Small demo for a bot group chat using LMStudio.
- Group chat with multiple AI agents.
- Agents respond based on predefined personalities and prompts.
- Real-time chat interface using Flask and Socket.IO.
- Save agent responses to a CSV file.
- Extract embeddings from agent responses.
- LM Studio
- Python 3.6+
- Flask
- Flask-SocketIO
- Flask-CORS
- OpenAI API
- Clone the repository:
git clone https://github.com/vschetinger/LMAgents.git
- Create a virtual environment:
python -m venv LMAgents
-
Activate the virtual environment:
- On Windows:
LMAgents\Scripts\activate
- On macOS and Linux:
source LMAgents/bin/activate
-
Install the required dependencies:
pip install -r requirements.txt
-
Install LM Studio: https://lmstudio.ai/
-
Within LM Studio, download the models
Llama 3 - 8B Instruct
(essential, for running the agents) andnomic embed text
(any verison, for the embeddings)
-
Open the "Local Server" tab on LM Studio, load
Llama 3 - 8B Instruct
and the embeddings, and start the servers. -
Start the Flask application:
python app.py
-
Open your web browser and navigate to
http://127.0.0.1:5000
. -
Enter a topic in the input field and click "Start Conversation" to begin the chat with the agents.
The extract_embeddings.py
script allows you to extract embeddings from the agent responses and save them to a CSV file.
Run the script:
python extract_embeddings.py
The embeddings will be saved in agent_responses_embeddings.csv
.
NOTE: the embeddings server must also have been started for this to work.
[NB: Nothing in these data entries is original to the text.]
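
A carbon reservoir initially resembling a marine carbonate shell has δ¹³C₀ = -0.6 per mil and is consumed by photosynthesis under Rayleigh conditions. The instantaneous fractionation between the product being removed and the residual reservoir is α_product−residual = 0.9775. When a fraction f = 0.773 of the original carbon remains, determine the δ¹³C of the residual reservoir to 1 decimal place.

5.2 per mil

Rayleigh residual: δ_res = (δ₀ + 1000)·f^(α−1) − 1000
α − 1 = -0.02250
f^(α−1) = 0.773^(-0.02250) = 1.005810
δ_res = (-0.6 + 1000) × 1.005810 − 1000 = 1005.207 − 1000 = 5.21 per mil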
The agents are configured in the agents_config.json
file. Each agent has the following properties:
name
: The name of the agent.api_url
: The API URL for the OpenAI server.api_key
: The API key for the OpenAI server.model
: The model identifier.temperature
: The temperature setting for the model.starting_prompt
: The initial prompt for the agent.
Example configuration:
[ {
"name": "Goethe",
"api_url": "http://127.0.0.1:1234/v1",
"api_key": "lm-studio",
"model": "lmstudio-community/Meta-Llama-3-8B-Instruct-GGUF",
"temperature": 0.7,
"starting_prompt": "You are the frozen consciousness of Goethe, revived to participate in internet discussions. You will provide short, at max tweet-sized sassy answer"
}, ... ]
You can test the LM Studio setup using the agent_test.py
script:
python agent_test.py
Contributions are welcome! If you find any issues or have suggestions for improvements, please open an issue or submit a pull request.
This project is licensed under the MIT License.